Firefighters on Pine Avenue in Orange Park say the mosquitoes are terrible.
"On the calls that are closest to the woods and closer to the water, we're getting so swamped with mosquitoes that we're handing out bug repellant to our people. It's a lot worse than in years past," Clay County Firefighter Russell Benes said.
Between Tropical Storm Beryl and Tropical Storm Debby, Clay County has received about 37 inches of rain.
The concern is that the standing water will lead to mosquitoes, which could lead to an increase in the number of West Nile Virus cases.
"With the amount of rain that we've received, we've got a significant amount of standing water. With the standing water, it causes the mosquito count to increase," said John Ward of Clay County Emergency Management.
Clay County Mosquito Control has been spraying streets and neighborhoods from the ground. Saturday night was the first time the state used planes to cover the area from the sky.

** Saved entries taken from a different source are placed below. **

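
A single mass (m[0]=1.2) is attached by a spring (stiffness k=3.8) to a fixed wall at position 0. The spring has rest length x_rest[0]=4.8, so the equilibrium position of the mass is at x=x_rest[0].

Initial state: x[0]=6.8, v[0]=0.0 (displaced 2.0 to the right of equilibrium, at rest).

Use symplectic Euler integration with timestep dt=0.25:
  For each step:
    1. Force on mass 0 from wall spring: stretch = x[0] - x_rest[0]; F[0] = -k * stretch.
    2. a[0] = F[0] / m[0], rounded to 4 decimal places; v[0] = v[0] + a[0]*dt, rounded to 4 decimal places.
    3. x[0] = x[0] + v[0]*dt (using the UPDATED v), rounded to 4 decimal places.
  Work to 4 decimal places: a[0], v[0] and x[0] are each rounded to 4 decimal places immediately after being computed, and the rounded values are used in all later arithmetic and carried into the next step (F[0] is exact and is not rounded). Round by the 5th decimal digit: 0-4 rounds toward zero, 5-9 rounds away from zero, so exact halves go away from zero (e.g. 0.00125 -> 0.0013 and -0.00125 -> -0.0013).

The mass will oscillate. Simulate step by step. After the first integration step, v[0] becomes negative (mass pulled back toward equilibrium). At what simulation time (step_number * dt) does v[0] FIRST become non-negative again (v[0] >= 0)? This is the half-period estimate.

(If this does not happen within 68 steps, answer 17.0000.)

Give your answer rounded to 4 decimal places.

Answer: 2.0000

Derivation:
Step 0: x=[6.8000] v=[0.0000]
Step 1: x=[6.4042] v=[-1.5833]
Step 2: x=[5.6909] v=[-2.8533]
Step 3: x=[4.8013] v=[-3.5586]
Step 4: x=[3.9114] v=[-3.5596]
Step 5: x=[3.1974] v=[-2.8561]
Step 6: x=[2.8006] v=[-1.5874]
Step 7: x=[2.7995] v=[-0.0046]
Step 8: x=[3.1943] v=[1.5791]
First v>=0 after going negative at step 8, time=2.0000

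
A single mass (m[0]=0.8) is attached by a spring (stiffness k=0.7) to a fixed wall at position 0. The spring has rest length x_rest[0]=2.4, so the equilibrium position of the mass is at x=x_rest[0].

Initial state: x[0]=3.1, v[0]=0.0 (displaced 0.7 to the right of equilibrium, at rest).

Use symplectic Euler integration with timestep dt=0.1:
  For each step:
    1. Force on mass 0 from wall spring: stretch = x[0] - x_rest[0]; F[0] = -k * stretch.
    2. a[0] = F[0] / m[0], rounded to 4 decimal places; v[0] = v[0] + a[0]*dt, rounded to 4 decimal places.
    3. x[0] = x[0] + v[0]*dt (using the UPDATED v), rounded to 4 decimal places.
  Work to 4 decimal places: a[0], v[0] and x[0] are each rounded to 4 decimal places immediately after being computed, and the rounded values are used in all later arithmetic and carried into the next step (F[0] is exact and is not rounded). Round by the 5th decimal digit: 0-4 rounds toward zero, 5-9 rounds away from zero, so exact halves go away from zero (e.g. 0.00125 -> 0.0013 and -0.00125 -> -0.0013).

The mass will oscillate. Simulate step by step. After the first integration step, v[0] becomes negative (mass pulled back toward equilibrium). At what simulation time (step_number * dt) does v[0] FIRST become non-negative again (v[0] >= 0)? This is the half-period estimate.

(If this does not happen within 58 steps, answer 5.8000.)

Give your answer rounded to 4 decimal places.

Answer: 3.4000

Derivation:
Step 0: x=[3.1000] v=[0.0000]
Step 1: x=[3.0939] v=[-0.0613]
Step 2: x=[3.0817] v=[-0.1220]
Step 3: x=[3.0635] v=[-0.1817]
Step 4: x=[3.0395] v=[-0.2398]
Step 5: x=[3.0099] v=[-0.2958]
Step 6: x=[2.9750] v=[-0.3492]
Step 7: x=[2.9351] v=[-0.3995]
Step 8: x=[2.8905] v=[-0.4463]
Step 9: x=[2.8416] v=[-0.4892]
Step 10: x=[2.7888] v=[-0.5278]
Step 11: x=[2.7326] v=[-0.5618]
Step 12: x=[2.6735] v=[-0.5909]
Step 13: x=[2.6120] v=[-0.6148]
Step 14: x=[2.5487] v=[-0.6334]
Step 15: x=[2.4841] v=[-0.6464]
Step 16: x=[2.4187] v=[-0.6538]
Step 17: x=[2.3532] v=[-0.6554]
Step 18: x=[2.2881] v=[-0.6513]
Step 19: x=[2.2240] v=[-0.6415]
Step 20: x=[2.1614] v=[-0.6261]
Step 21: x=[2.1009] v=[-0.6052]
Step 22: x=[2.0430] v=[-0.5790]
Step 23: x=[1.9882] v=[-0.5478]
Step 24: x=[1.9370] v=[-0.5118]
Step 25: x=[1.8899] v=[-0.4713]
Step 26: x=[1.8472] v=[-0.4267]
Step 27: x=[1.8094] v=[-0.3783]
Step 28: x=[1.7767] v=[-0.3266]
Step 29: x=[1.7495] v=[-0.2721]
Step 30: x=[1.7280] v=[-0.2152]
Step 31: x=[1.7124] v=[-0.1564]
Step 32: x=[1.7028] v=[-0.0962]
Step 33: x=[1.6993] v=[-0.0352]
Step 34: x=[1.7019] v=[0.0261]
First v>=0 after going negative at step 34, time=3.4000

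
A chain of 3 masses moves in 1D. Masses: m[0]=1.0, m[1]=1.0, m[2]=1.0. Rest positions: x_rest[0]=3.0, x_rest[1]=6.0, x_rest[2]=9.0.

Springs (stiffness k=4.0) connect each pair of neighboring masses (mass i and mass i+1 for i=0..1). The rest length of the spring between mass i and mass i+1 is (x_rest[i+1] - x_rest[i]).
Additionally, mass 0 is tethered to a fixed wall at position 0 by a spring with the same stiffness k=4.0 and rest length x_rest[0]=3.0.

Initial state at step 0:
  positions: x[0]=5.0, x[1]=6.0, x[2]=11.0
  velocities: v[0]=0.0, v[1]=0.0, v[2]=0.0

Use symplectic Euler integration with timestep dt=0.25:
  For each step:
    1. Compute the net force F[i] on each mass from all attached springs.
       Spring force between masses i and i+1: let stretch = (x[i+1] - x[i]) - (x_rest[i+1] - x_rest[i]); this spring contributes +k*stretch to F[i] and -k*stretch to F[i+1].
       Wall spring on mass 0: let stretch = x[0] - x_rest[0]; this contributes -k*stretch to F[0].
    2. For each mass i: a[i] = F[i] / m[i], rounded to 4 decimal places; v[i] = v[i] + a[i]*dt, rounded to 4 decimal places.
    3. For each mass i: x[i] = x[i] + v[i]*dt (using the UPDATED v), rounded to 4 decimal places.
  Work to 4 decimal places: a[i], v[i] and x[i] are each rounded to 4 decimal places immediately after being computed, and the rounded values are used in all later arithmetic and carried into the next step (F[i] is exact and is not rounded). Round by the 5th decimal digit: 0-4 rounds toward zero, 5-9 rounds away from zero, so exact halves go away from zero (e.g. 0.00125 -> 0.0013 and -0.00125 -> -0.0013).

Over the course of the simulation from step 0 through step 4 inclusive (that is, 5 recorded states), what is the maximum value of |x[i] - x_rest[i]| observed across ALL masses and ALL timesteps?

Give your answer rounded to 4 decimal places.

Answer: 2.3438

Derivation:
Step 0: x=[5.0000 6.0000 11.0000] v=[0.0000 0.0000 0.0000]
Step 1: x=[4.0000 7.0000 10.5000] v=[-4.0000 4.0000 -2.0000]
Step 2: x=[2.7500 8.1250 9.8750] v=[-5.0000 4.5000 -2.5000]
Step 3: x=[2.1563 8.3438 9.5625] v=[-2.3750 0.8750 -1.2500]
Step 4: x=[2.5704 7.3204 9.6953] v=[1.6562 -4.0938 0.5313]
Max displacement = 2.3438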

"After Debby, we requested the state come in and do a county-wide area spray. But due to the funding allocations they've had to do this, essentially statewide, we're only limited to a 15,000 acre track. In Northeastern Clay County, which is where our nightly track counts have been the highest, they've been averaging between 2 to 4,000 (acres) a night," Ward said.
Clay County has not had a case of West Nile Virus in several years.

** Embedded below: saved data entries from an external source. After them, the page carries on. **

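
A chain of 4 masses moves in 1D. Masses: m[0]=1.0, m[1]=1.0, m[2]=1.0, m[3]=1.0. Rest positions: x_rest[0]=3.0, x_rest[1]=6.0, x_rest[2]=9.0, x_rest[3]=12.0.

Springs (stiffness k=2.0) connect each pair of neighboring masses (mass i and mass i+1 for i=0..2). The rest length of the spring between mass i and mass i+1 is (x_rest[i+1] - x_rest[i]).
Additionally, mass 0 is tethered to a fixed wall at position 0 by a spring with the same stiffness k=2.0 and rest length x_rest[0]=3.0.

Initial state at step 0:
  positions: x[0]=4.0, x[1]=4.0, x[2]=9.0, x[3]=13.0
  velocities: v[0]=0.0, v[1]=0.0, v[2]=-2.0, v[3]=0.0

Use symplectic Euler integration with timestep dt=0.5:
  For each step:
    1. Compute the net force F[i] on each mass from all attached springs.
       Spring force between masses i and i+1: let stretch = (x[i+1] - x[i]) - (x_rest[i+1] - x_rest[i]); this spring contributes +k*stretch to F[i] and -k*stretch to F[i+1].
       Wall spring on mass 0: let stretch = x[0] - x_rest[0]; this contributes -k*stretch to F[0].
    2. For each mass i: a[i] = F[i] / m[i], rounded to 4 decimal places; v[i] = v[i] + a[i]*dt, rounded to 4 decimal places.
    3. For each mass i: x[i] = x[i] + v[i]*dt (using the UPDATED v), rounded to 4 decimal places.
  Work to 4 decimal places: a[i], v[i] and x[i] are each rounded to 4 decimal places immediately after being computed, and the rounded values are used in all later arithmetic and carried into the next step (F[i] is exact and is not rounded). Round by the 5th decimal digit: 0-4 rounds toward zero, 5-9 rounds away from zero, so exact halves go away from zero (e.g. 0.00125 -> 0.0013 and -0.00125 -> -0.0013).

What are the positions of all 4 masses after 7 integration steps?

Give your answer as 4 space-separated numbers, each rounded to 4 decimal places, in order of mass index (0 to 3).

Answer: 1.6954 4.5313 8.1094 10.6173

Derivation:
Step 0: x=[4.0000 4.0000 9.0000 13.0000] v=[0.0000 0.0000 -2.0000 0.0000]
Step 1: x=[2.0000 6.5000 7.5000 12.5000] v=[-4.0000 5.0000 -3.0000 -1.0000]
Step 2: x=[1.2500 7.2500 8.0000 11.0000] v=[-1.5000 1.5000 1.0000 -3.0000]
Step 3: x=[2.8750 5.3750 9.6250 9.5000] v=[3.2500 -3.7500 3.2500 -3.0000]
Step 4: x=[4.3125 4.3750 9.0625 9.5625] v=[2.8750 -2.0000 -1.1250 0.1250]
Step 5: x=[3.6250 5.6875 6.4063 10.8750] v=[-1.3750 2.6250 -5.3125 2.6250]
Step 6: x=[2.1563 6.3282 5.6250 11.4532] v=[-2.9375 1.2813 -1.5626 1.1563]
Step 7: x=[1.6954 4.5313 8.1094 10.6173] v=[-0.9219 -3.5938 4.9688 -1.6719]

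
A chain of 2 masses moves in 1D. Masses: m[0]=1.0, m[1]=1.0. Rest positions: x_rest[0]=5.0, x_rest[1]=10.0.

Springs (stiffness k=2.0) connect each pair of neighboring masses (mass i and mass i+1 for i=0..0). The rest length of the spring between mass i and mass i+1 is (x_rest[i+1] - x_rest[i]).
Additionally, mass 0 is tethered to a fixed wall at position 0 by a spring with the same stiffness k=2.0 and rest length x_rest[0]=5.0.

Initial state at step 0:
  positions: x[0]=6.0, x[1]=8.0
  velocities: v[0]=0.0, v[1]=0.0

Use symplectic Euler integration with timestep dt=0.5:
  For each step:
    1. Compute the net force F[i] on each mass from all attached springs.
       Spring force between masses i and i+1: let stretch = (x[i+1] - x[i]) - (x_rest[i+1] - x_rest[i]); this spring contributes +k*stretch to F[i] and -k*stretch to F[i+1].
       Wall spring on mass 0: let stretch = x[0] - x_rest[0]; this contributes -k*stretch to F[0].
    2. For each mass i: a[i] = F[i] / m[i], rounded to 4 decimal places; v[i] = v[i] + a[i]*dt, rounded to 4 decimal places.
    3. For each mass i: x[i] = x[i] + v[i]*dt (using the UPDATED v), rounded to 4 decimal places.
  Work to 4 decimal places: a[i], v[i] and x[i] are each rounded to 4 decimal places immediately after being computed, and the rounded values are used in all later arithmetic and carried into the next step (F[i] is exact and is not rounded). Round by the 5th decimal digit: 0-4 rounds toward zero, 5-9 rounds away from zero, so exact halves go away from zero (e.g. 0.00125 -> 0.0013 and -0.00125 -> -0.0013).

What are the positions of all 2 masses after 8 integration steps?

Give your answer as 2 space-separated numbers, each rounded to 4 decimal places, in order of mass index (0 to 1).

Answer: 4.3399 11.5743

Derivation:
Step 0: x=[6.0000 8.0000] v=[0.0000 0.0000]
Step 1: x=[4.0000 9.5000] v=[-4.0000 3.0000]
Step 2: x=[2.7500 10.7500] v=[-2.5000 2.5000]
Step 3: x=[4.1250 10.5000] v=[2.7500 -0.5000]
Step 4: x=[6.6250 9.5625] v=[5.0000 -1.8750]
Step 5: x=[7.2813 9.6563] v=[1.3125 0.1875]
Step 6: x=[5.4844 11.0626] v=[-3.5938 2.8125]
Step 7: x=[3.7344 12.1798] v=[-3.5000 2.2343]
Step 8: x=[4.3399 11.5743] v=[1.2110 -1.2111]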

A 62-year-old Jacksonville woman contracted the virus last week. Last year, Duval County had 19 cases of West Nile. Two people died. A man in Glynn County, Ga. also died from the virus in 2011.

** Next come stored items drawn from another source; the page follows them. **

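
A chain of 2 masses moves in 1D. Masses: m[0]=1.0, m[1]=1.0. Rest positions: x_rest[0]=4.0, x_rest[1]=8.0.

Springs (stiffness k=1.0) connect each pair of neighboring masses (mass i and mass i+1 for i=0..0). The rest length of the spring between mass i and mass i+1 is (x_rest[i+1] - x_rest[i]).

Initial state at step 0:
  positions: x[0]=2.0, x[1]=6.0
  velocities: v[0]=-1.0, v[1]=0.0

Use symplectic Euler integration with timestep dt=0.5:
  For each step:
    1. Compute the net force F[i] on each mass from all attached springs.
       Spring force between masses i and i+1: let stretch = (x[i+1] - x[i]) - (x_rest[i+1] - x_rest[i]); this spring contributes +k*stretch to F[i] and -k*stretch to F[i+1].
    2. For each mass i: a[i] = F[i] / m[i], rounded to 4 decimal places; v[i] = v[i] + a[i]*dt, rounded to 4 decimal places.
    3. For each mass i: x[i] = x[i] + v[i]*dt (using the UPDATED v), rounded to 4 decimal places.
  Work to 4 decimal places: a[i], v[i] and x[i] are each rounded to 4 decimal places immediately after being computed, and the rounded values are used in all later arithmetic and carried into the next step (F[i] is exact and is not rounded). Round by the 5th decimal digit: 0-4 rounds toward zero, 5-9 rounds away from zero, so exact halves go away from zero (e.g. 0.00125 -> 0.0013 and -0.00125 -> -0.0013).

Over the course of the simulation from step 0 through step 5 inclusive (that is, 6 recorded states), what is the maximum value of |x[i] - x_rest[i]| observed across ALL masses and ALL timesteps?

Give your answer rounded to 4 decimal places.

Answer: 3.4218

Derivation:
Step 0: x=[2.0000 6.0000] v=[-1.0000 0.0000]
Step 1: x=[1.5000 6.0000] v=[-1.0000 0.0000]
Step 2: x=[1.1250 5.8750] v=[-0.7500 -0.2500]
Step 3: x=[0.9375 5.5625] v=[-0.3750 -0.6250]
Step 4: x=[0.9063 5.0938] v=[-0.0625 -0.9375]
Step 5: x=[0.9220 4.5782] v=[0.0313 -1.0313]
Max displacement = 3.4218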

It is a situation the county and state are taking very seriously.
"We've got West Nile and a lot of diseases that are transferred through mosquitoes and just the inconvenience of them," Ward said.
Firefighter Benes said the situation is already affecting the way of life at the firehouse.
"It's not enjoyable to stand outside. We usually stand outside and talk around the station at night but we've moved our conversations inside," he said.